Los visitantes dieron su anuencia desde sus respectivos sillones.

—Es decir —precisó el doctor—, que si yo certificase que, desde el punto de vista médico, la condición del, ejem ejem, interfecto es favorable y usted, comisario, por su parte, coadyuvase a mi dictamen con su opinión, digamos, administrativa, y usted madre, a su vez y con tacto, dejase caer unas palabras respetuosas en el palacio arzobispal, ¿qué empecería, digo yo, a las autoridades judiciales…?

Bien.

Creo llegado el momento de disipar las posibles dudas que algún amable lector haya podido haber estado abrigando hasta el presente con respecto a mí: soy, en efecto, o fui, más bien, y no de forma alternativa sino cumulativamente, un loco, un malvado, un delincuente y una persona de instrucción y cultura deficientes, pues no tuve otra escuela que la calle ni otro maestro que las malas compañías de que supe rodearme, pero nunca tuve, ni tengo, un pelo de tonto: las bellas palabras, engarzadas en el dije de una correcta sintaxis, pueden embelesarme unos instantes, desenfocar mi perspectiva, enturbiar mi visión de la realidad. Pero estos efectos no son duraderos; mi instinto de conservación es demasiado agudo, mi apego a la vida demasiado firme, mi experiencia demasiado amarga en estas lides. Tarde o temprano se hace la luz en mi cerebro y entiendo, como entendí entonces, que la conversación a que estaba asistiendo había sido previamente orquestada y ensayada sin otro objeto que el imbuirme de una idea. Pero ¿cuál?, ¿la de que debía seguir en el sanatorio por el resto de mis días?

—…demostrar, en suma, que el, ejem ejem, ejemplar que aquí tenemos está, no reformado ni rehabilitado, palabras estas que presuponen culpa —el doctor Sugrañes se dirigía de nuevo a mí y lamenté que mis cavilaciones no me hubieran permitido escuchar los dos primeros renglones de su perorata— y que, por tal razón, detesto —era el psiquiatra quien hablaba por su boca—, sino, entiéndanme bien, reconciliado consigo mismo y con la sociedad, armonizados como un todo recíproco. ¿Me han entendido ustedes? ¡Ah, vaya! Ya está aquí la Pepsi-Cola.

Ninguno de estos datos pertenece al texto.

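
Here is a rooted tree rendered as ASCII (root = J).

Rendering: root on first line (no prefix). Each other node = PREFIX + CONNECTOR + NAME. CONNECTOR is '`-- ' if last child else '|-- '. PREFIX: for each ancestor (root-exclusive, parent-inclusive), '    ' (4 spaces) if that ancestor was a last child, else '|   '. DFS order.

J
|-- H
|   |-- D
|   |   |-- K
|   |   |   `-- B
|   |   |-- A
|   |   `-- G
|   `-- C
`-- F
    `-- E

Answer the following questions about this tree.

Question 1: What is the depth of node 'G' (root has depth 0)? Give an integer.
Answer: 3

Derivation:
Path from root to G: J -> H -> D -> G
Depth = number of edges = 3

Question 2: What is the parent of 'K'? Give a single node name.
Answer: D

Derivation:
Scan adjacency: K appears as child of D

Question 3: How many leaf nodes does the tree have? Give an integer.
Answer: 5

Derivation:
Leaves (nodes with no children): A, B, C, E, G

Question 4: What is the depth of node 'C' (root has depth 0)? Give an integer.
Path from root to C: J -> H -> C
Depth = number of edges = 2

Answer: 2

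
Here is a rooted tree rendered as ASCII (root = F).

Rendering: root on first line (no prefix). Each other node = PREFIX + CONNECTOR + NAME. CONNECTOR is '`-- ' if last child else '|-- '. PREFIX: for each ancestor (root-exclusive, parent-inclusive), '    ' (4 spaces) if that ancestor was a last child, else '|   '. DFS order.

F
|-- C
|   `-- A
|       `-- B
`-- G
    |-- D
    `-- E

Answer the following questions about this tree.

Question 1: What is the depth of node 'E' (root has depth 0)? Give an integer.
Answer: 2

Derivation:
Path from root to E: F -> G -> E
Depth = number of edges = 2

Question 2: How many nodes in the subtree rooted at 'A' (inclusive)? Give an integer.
Subtree rooted at A contains: A, B
Count = 2

Answer: 2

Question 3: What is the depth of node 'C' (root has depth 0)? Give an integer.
Answer: 1

Derivation:
Path from root to C: F -> C
Depth = number of edges = 1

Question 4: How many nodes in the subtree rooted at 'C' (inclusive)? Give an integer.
Subtree rooted at C contains: A, B, C
Count = 3

Answer: 3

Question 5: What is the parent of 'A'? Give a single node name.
Scan adjacency: A appears as child of C

Answer: C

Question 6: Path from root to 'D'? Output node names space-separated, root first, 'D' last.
Answer: F G D

Derivation:
Walk down from root: F -> G -> D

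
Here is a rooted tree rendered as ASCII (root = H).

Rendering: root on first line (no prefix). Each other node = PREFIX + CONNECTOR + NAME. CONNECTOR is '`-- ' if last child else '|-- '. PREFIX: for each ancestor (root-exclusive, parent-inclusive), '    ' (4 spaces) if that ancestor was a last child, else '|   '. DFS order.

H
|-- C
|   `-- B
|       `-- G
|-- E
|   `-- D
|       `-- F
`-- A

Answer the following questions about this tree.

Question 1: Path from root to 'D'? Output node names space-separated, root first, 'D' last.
Walk down from root: H -> E -> D

Answer: H E D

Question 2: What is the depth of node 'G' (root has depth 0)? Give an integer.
Answer: 3

Derivation:
Path from root to G: H -> C -> B -> G
Depth = number of edges = 3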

En circunstancias normales me habría abalanzado sobre la enfermera y habría intentado sobar con una mano las peras abultadas y jugosas que se rebelaban contra el níveo almidón de su uniforme y arrebatar con la otra la Pepsi-Cola, beber a gollete y, tal vez, prorrumpir en regüeldos de saciedad. Pero en aquel momento no hice nada semejante.

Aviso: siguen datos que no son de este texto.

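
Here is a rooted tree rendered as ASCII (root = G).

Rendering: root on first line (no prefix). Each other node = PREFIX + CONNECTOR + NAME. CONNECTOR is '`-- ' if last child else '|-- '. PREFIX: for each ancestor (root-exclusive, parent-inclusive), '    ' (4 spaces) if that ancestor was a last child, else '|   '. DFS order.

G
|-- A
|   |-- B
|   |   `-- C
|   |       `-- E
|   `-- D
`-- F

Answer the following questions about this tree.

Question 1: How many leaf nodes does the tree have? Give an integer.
Answer: 3

Derivation:
Leaves (nodes with no children): D, E, F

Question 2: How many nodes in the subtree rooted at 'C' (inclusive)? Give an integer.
Answer: 2

Derivation:
Subtree rooted at C contains: C, E
Count = 2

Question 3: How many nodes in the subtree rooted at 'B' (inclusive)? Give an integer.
Answer: 3

Derivation:
Subtree rooted at B contains: B, C, E
Count = 3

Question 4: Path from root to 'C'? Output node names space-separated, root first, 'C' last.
Walk down from root: G -> A -> B -> C

Answer: G A B C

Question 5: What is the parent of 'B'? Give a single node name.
Answer: A

Derivation:
Scan adjacency: B appears as child of A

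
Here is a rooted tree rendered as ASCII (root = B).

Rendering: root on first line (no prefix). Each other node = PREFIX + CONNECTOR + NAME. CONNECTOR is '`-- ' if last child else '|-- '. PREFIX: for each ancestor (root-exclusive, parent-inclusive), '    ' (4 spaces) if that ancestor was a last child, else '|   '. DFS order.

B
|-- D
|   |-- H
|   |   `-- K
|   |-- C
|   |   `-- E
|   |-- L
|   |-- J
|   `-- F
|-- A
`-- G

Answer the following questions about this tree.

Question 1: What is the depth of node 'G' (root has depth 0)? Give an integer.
Path from root to G: B -> G
Depth = number of edges = 1

Answer: 1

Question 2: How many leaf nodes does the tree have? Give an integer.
Leaves (nodes with no children): A, E, F, G, J, K, L

Answer: 7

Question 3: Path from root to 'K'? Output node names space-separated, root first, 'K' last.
Walk down from root: B -> D -> H -> K

Answer: B D H K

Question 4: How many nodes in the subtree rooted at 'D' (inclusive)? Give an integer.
Subtree rooted at D contains: C, D, E, F, H, J, K, L
Count = 8

Answer: 8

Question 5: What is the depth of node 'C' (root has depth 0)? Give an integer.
Path from root to C: B -> D -> C
Depth = number of edges = 2

Answer: 2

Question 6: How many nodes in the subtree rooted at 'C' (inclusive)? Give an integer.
Answer: 2

Derivation:
Subtree rooted at C contains: C, E
Count = 2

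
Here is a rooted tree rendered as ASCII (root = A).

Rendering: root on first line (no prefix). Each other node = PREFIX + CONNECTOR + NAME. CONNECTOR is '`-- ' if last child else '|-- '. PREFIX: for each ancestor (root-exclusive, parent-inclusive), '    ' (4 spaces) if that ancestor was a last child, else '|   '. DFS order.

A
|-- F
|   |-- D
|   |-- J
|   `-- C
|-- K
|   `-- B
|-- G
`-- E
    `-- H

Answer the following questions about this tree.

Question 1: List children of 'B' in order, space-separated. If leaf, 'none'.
Answer: none

Derivation:
Node B's children (from adjacency): (leaf)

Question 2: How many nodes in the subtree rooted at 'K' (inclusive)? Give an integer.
Subtree rooted at K contains: B, K
Count = 2

Answer: 2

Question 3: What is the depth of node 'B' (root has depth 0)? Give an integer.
Answer: 2

Derivation:
Path from root to B: A -> K -> B
Depth = number of edges = 2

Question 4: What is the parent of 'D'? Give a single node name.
Scan adjacency: D appears as child of F

Answer: F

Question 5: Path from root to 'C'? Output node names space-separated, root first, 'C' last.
Answer: A F C

Derivation:
Walk down from root: A -> F -> C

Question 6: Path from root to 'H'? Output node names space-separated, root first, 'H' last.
Answer: A E H

Derivation:
Walk down from root: A -> E -> H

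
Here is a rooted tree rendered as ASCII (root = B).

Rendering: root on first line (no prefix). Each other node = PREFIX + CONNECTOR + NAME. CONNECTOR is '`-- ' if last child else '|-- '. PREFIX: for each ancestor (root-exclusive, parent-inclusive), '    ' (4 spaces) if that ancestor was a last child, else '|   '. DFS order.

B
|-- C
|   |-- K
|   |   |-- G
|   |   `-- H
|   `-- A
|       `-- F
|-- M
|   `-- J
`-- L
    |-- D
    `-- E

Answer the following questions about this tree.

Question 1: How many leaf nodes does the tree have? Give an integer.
Leaves (nodes with no children): D, E, F, G, H, J

Answer: 6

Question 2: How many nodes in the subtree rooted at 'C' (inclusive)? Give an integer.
Answer: 6

Derivation:
Subtree rooted at C contains: A, C, F, G, H, K
Count = 6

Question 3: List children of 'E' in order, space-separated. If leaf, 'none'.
Answer: none

Derivation:
Node E's children (from adjacency): (leaf)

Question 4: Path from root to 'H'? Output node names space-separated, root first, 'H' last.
Answer: B C K H

Derivation:
Walk down from root: B -> C -> K -> H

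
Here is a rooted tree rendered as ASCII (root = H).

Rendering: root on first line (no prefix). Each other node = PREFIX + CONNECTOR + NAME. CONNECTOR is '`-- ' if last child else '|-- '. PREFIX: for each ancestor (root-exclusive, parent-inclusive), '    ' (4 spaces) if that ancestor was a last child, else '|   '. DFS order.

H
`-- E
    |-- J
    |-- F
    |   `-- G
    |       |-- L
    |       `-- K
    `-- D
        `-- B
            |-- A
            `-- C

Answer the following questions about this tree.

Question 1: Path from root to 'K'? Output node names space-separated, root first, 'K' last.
Walk down from root: H -> E -> F -> G -> K

Answer: H E F G K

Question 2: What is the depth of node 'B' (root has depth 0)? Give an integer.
Answer: 3

Derivation:
Path from root to B: H -> E -> D -> B
Depth = number of edges = 3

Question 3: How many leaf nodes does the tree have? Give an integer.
Answer: 5

Derivation:
Leaves (nodes with no children): A, C, J, K, L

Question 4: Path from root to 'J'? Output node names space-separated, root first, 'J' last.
Walk down from root: H -> E -> J

Answer: H E J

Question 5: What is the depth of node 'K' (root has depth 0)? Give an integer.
Path from root to K: H -> E -> F -> G -> K
Depth = number of edges = 4

Answer: 4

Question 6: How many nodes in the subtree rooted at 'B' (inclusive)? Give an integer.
Subtree rooted at B contains: A, B, C
Count = 3

Answer: 3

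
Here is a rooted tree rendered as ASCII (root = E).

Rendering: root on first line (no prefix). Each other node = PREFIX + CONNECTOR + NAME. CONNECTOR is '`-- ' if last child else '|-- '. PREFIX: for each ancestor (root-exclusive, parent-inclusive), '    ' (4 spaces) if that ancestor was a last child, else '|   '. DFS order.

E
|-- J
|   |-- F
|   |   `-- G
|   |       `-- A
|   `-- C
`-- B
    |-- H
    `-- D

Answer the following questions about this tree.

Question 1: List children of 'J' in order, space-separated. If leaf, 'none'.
Node J's children (from adjacency): F, C

Answer: F C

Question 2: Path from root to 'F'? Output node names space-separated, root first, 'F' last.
Walk down from root: E -> J -> F

Answer: E J F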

No hice nada semejante porque me di cuenta de que entre aquellas cuatro paredes, las que configuraban el despacho del doctor Sugrañes, se cocía un asunto de mi incumbencia y de que era esencial al buen fin de la empresa que diera yo muestras de comedimiento, por lo que esperé a que la enfermera, de quien trataba de apartar la imagen entrevista por el ojo de la cerradura del retrete con motivo de una evacuación de aquella que me había sido dado espiar, llenara el vaso de cartón con el líquido marrón y burbujeante y me lo tendiera como diciendo: bébeme; y tuve la prudencia de colocar los labios a ambos lados del borde del vaso y no los dos dentro del recipiente, como suelo hacer en estos casos, y beber a sorbos, no ingurgitando, sin ruido ni estremecimientos y sin separar mucho los brazos del cuerpo para evitar que se expandiera por el ambiente el acre hedor de mis axilas. Así que estuve sorbiendo largo rato en perfecto control de mis movimientos, aunque a costa de perderme lo que allí se decía, tras lo cual, y no obstante el delicioso mareo producido por gustoso brebaje, volví a prestar oído y oí esto:

—Entonces, ¿estamos todos de acuerdo?

—Por mí —dijo el comisario Flores— no hay mayor inconveniente, siempre y cuando este, ejem ejem, espécimen dé su conformidad a la propuesta.

Lo que hice incondicionalmente, aun cuando no sabía a qué estaba dando mi aquiescencia, en el convencimiento de que una cosa decidida por los representantes de los más grandes poderes sobre la tierra, esto es, la justicia, la ciencia y la divinidad, si bien no tenía que redundar necesariamente en beneficio mío, no era, tampoco, susceptible de objeción.